After a bit of a dip, iron ore prices are on the rise as Chinese steel production begins to increase again and the world’s top diversified miners will be the likely principal beneficiaries.

LONDON (MINEWEB)  – It should not have escaped anyone who follows the global mining sector’s attention that the world’s three biggest mining companies by a long way, BHP, Rio Tinto and Vale, are also the three biggest miners of high grade iron ore.

There had been much discussion of how these would fare in a Chinese downturn, given that China is by far the world’s largest importer of iron ore and there was comment that iron ore prices would fall dramatically, thus decimating the big three’s revenues and profits – exacerbated perhaps by the fact that they are all growing production with the inevitable additional costs that involves.

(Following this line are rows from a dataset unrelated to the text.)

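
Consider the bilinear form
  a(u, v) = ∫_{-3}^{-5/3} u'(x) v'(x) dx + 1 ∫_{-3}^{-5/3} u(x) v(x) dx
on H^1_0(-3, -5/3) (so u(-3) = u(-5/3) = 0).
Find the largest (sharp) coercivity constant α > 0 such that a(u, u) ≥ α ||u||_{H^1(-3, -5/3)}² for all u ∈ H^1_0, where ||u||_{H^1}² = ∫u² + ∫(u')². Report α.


α = 1

Coercivity of a(·,·) on H^1_0(-3, -5/3) means a(u, u) ≥ α ||u||_{H^1}² for every u ∈ H^1_0.
The interval has length L = 4/3, and Poincaré/coercivity depend only on L. Here a(u, u) = ∫(u')² + (1)·∫u².
Here c = 1 ≥ 1, so a(u,u) = ∫(u')² + c∫u² ≥ ∫(u')² + ∫u² = ||u||_{H^1}², i.e. α = 1 works. No larger α is possible: a(u,u) ≥ α||u||_{H^1}² means (1−α)∫(u')² ≥ (α−c)∫u², and for the modes u_n = sin(nπ(x−x₀)/L) (x₀ the left endpoint) one has ∫u_n²/∫(u_n')² = (L/(nπ))² → 0, so a(u_n,u_n)/||u_n||_{H^1}² → 1. Hence the optimal constant is α = 1.
Therefore α = 1.


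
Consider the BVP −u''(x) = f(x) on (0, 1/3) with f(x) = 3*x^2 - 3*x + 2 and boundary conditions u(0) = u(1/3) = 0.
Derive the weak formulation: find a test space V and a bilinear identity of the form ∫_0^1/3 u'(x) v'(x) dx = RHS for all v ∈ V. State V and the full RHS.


V = H^1_0(0, 1/3) (so v(0) = v(1/3) = 0); weak form: ∫_0^1/3 u'v' dx = ∫_0^1/3 (3*x^2 - 3*x + 2) v dx for all v ∈ V.

Multiply both sides by a test function v and integrate from 0 to 1/3:
  ∫_0^1/3 −u''(x) v(x) dx = ∫_0^1/3 f(x) v(x) dx.
Integrate the LHS by parts once:
  ∫_0^1/3 −u'' v dx = −[u'(x) v(x)]_0^1/3 + ∫_0^1/3 u'(x) v'(x) dx.
Thus ∫_0^1/3 u'(x) v'(x) dx = ∫_0^1/3 f(x) v(x) dx + [u'(x) v(x)]_0^1/3.
Choose V so that boundary terms are either known or forced to vanish.
u is Dirichlet: u(0) = u(1/3) = 0. Let V = H^1_0(0, 1/3); then v(0) = v(1/3) = 0, and [u' v]_0^1/3 = 0.
Weak formulation: find u (satisfying any essential BC) such that ∫_0^1/3 u'(x) v'(x) dx = ∫_0^1/3 f v dx for all v ∈ V.
Substituting f(x) = 3*x^2 - 3*x + 2, the right-hand side is ∫_0^1/3 (3*x^2 - 3*x + 2) v dx.


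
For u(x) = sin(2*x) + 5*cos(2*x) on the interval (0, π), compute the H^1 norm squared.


||u||_{H^1(0,π)}^2 = 65*π

u'(x) = -10*sin(2*x) + 2*cos(2*x).
Expand u² and (u')² and integrate term by term on (0, π), using: for integers n ≥ 1, ∫_0^π sin²(nx) dx = ∫_0^π cos²(nx) dx = π/2; for n ≠ n', ∫_0^π sin(nx)sin(n'x) dx = ∫_0^π cos(nx)cos(n'x) dx = 0; and by product-to-sum, ∫_0^π sin(nx)cos(n'x) dx = ½∫_0^π [sin((n+n')x) + sin((n−n')x)] dx, which is 0 when n+n' is even and 2n/(n²−n'²) when n+n' is odd (it need not vanish on (0, π)).
  u² squared terms: (5)²·∫cos(2x)² dx = 25·π/2 = 25*π/2;  (1)²·∫sin(2x)² dx = 1·π/2 = π/2.
  u² cross terms: 2·(5)·(1)·∫cos(2x)·sin(2x) dx = 10·(0) = 0.
  So ∫_0^π u² dx = 25*π/2 + π/2 + 0 = 13*π.
  (u')² squared terms: (-10)²·∫sin(2x)² dx = 100·π/2 = 50*π;  (2)²·∫cos(2x)² dx = 4·π/2 = 2*π.
  (u')² cross terms: 2·(-10)·(2)·∫sin(2x)·cos(2x) dx = -40·(0) = 0.
  So ∫_0^π (u')² dx = 50*π + 2*π + 0 = 52*π.
||u||_{H^1}^2 = (13*π) + (52*π) = 65*π.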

What the observers seemed to have failed to take into account is that China, in a recession, is still the equivalent of anyone else in a mega growth phase! Growth falling perhaps from 10% plus per annum to maybe 6 or 7% – figures western economies would give their eye teeth for!

Now, Germany’s Commerzbank tells us that the price of iron ore landed at the Chinese port of Tianjin appears to be capable of going in only one direction at the moment – upwards. Yesterday it achieved $142.8 per ton, its highest level in five months and the mega miners will be benefitting accordingly given they control the huge bulk of seaborne iron ore trade.

It is also why the next mining company in line, Anglo American, although a significant iron ore miner in its own right through Kumba, has been desperately trying to raise its iron ore production profile through the seemingly badly timed, and financially draining, Minas Rio acquisition in Brazil and why companies are keen to spend huge sums on infrastructure to develop mega iron ore deposits like Simandou in Guinea.

As Commerzbank further points out, since the beginning of the third quarter, the iron ore price has already gained 23% or $26 with China, in its downturn, still producing a great deal of steel. According to figures quoted by the bank from China’s National Bureau of Statistics, steel production in July totalled 65.5 million tonnes, which is 6.2% up year-on-year. In the first seven months of the year, 455.8 million tonnes of steel were produced, 7.1% more than last year.